Brautigam provides a nuanced and expert perspective on the appeal of China's involvement for African countries, and the difference between the media interpretation of China's BRI and what the data currently say.

She finds that lending and investment in Africa from China comes from a variety of sources, including Chinese development banks, private actors, and state-owned enterprises. After crunching the numbers, Brautigam says she hasn't been able to find any evidence for any "debt-trap diplomacy," whereby China would use high-interest loans on risky projects to try to "trap" countries in debt and thus force them to give concessions. Most major projects like Kenya and Ethiopia's railways are a mixture of concessional (lower) rates of interest and traditional commercial loans, which doesn't exactly sound like price-gouging. Out of the thousand or so projects they have information on, they can't really find evidence of China using its hold on African debt for leverage. This doesn't rule out some future change, but it's not the current situation.
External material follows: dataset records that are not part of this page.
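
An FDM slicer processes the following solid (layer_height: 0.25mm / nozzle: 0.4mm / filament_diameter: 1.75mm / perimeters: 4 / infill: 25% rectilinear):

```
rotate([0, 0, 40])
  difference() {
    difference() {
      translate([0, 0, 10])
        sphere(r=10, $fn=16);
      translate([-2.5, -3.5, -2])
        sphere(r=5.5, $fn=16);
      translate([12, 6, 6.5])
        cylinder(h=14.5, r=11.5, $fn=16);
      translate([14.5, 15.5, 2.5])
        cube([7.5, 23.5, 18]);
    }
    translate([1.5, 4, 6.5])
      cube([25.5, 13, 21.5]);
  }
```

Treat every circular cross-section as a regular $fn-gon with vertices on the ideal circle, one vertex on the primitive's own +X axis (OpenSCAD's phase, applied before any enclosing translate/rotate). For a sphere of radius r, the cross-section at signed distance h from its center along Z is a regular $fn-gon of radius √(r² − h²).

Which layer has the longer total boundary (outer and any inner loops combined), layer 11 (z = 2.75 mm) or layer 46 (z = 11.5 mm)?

layer 46 (z = 11.5 mm)

Layer 11 (z = 2.75): the r=10 sphere contributes a regular 16-gon of circumradius √(10²−7.25²) = 6.887 (perimeter = 2·16·6.887·sin(180°/16) = 43.00 mm); the r=5.5 sphere at (-2.5, -3.5) slices to a regular 16-gon of circumradius 2.773 (√(r²−h²) with h=4.75 from center) (perimeter = 2·16·2.773·sin(180°/16) = 17.31 mm); the cylinder at (12, 6) does not reach this height (z outside [6.5, 21]); the cube at (14.5, 15.5) is present — its section is the full 7.5×23.5 rectangle (perimeter 62.00 mm); Taking the first minus the rest: starting from the r=10 sphere, the r=5.5 sphere at (-2.5, -3.5) partially overlaps it — only the 23.08 mm² overlap (of its 23.54 mm²) is removed, clipping the outline; the 7.5×23.5 cube at (14.5, 15.5) misses the remaining region (no effect) — boundary = 55.50 mm; the cube at (1.5, 4) is absent (z outside [6.5, 28]); After the difference (first − rest): none of the subtracted shapes is present at this height, so the result so far is unchanged — boundary = 55.50 mm; (rotated 40° about Z; rotation is an isometry so areas/perimeters/island counts are preserved). So its perimeter = 55.50 mm. Layer 46 (z = 11.5): the sphere: section is a regular 16-gon, circumradius = √(r²−h²) = √(10²−1.5²) = 9.887 (perimeter = 2·16·9.887·sin(180°/16) = 61.72 mm); the sphere at (-2.5, -3.5) does not reach this height (|z−center|=13.500 > r=5.5); the r=11.5 cylinder at (12, 6) contributes a regular 16-gon of circumradius 11.5 (perimeter = 2·16·11.500·sin(180°/16) = 71.79 mm); the 7.5×23.5 cube at (14.5, 15.5) contributes its full rectangle (perimeter 62.00 mm); After the difference (first − rest): starting from the r=10 sphere, the r=11.5 cylinder at (12, 6) partially overlaps it — only the 86.83 mm² overlap (of its 404.88 mm²) is removed, clipping the outline; the 7.5×23.5 cube at (14.5, 15.5) misses the remaining region (no effect) — boundary = 60.52 mm; the 25.5×13 cube at (1.5, 4) contributes its full rectangle (perimeter 77.00 mm); Taking the first minus the rest: starting from the result so far, the 25.5×13 cube at (1.5, 4) misses the remaining region (no effect) — boundary = 60.52 mm; (whole slice rotated 40° about Z — lengths, areas and connectivity unchanged). So its perimeter = 60.52 mm. Layer 46 is larger (60.52 vs 55.50 mm).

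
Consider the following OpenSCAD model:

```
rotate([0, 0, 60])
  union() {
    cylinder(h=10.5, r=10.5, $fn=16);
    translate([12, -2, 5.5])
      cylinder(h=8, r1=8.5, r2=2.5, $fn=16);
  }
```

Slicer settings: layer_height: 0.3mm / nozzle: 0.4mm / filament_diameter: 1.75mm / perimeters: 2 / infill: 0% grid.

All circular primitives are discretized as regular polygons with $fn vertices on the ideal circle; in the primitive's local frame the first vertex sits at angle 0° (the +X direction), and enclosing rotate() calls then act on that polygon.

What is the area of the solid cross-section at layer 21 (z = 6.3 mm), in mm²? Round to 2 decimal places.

At z = 6.3 mm: the r=10.5 cylinder gives a regular 16-gon of circumradius 10.5 (constant along its height) (area = (16/2)·10.500²·sin(360°/16) = 337.53 mm²); the cone at (12, -2) contributes a regular 16-gon of circumradius 7.900 (interpolated between r1=8.5 and r2=2.5 at t=0.100) (area = (16/2)·7.900²·sin(360°/16) = 191.07 mm²); Combining (union): the regions partially overlap — summed areas 528.59 mm² minus the doubly-counted overlap 55.22 mm² gives 473.37 mm² — area = 473.37 mm²; (whole slice rotated 60° about Z — lengths, areas and connectivity unchanged). Overall, the cross-section is a single solid region. Net area = 473.37 mm².

473.37 mm²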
Brautigam notes that using natural resources as collateral is in fact a way for countries to access capital markets, and that Japan had once done the same thing with China back in the seventies. Nevertheless, most countries in Africa don't actually use loans collateralized by natural resources.

It can be difficult to determine the exact amounts of the loans and who's backing them, but Brautigam notes that this is also the case with lending contracts from many western institutions like the World Bank. From a debt perspective, it also makes a difference if it's the state or private companies or state-owned enterprises which would be implicitly backed by the government that receives loans from the African perspective. From the Chinese side, it also matters who makes the loans and investment, because it determines whether the Chinese government would be left holding the tab if the money went into bad projects (which, let's be realistic, some of it is bound to do).

She also notes a weakness on the Chinese side. They have a tendency to fund mediocre projects, because they expect project proposals to be brought to them rather than helping develop the projects. This gives disproportionate leeway to Chinese firms to bring what might be sub-par projects from a development perspective, in that they may not generate much revenue or growth.

The numbers don't show that Chinese construction is of any worse quality than western construction, but Brautigam does note the importance of oversight. Countries that can afford to hire engineering consultants to oversee projects will tend to have better results on projects, and countries that can afford teams of lawyers to cover the contracts will get better terms than countries that have fewer experts facing off against Chinese legal teams.

As regards labor exports, which have generated a fair fuss, Brautigam notes that Chinese companies look largely like local or western companies in their use of imported expertise relative to local labor. In many African economies, it's difficult to find managers and supervisors, because the local human capital levels are relatively low.

To my eye, part of the issue seems to come with the numbers being tossed around. Just like a billion dollars can be a lot or not very much depending on what you're comparing it to, a couple hundred thousand people can be a lot or a little depending on what you're comparing it to. Africa is a big continent, and China currently has around 200,000 Chinese workers working there.

Relative to the size of the continent, however, I don't really see that as a gigantic labor force. (All of China, which is about the size of the US, covers approximately the area of the Sahara Desert). What's more, the imported Chinese labor is concentrated in countries with small populations for the size of the projects they want to engage in (Algeria), or countries with very low human capital accumulation (Angola).

Overall, then, it looks like China's operations in Africa are looking rather more like the rest of the world's operations there than the media might lead us to believe.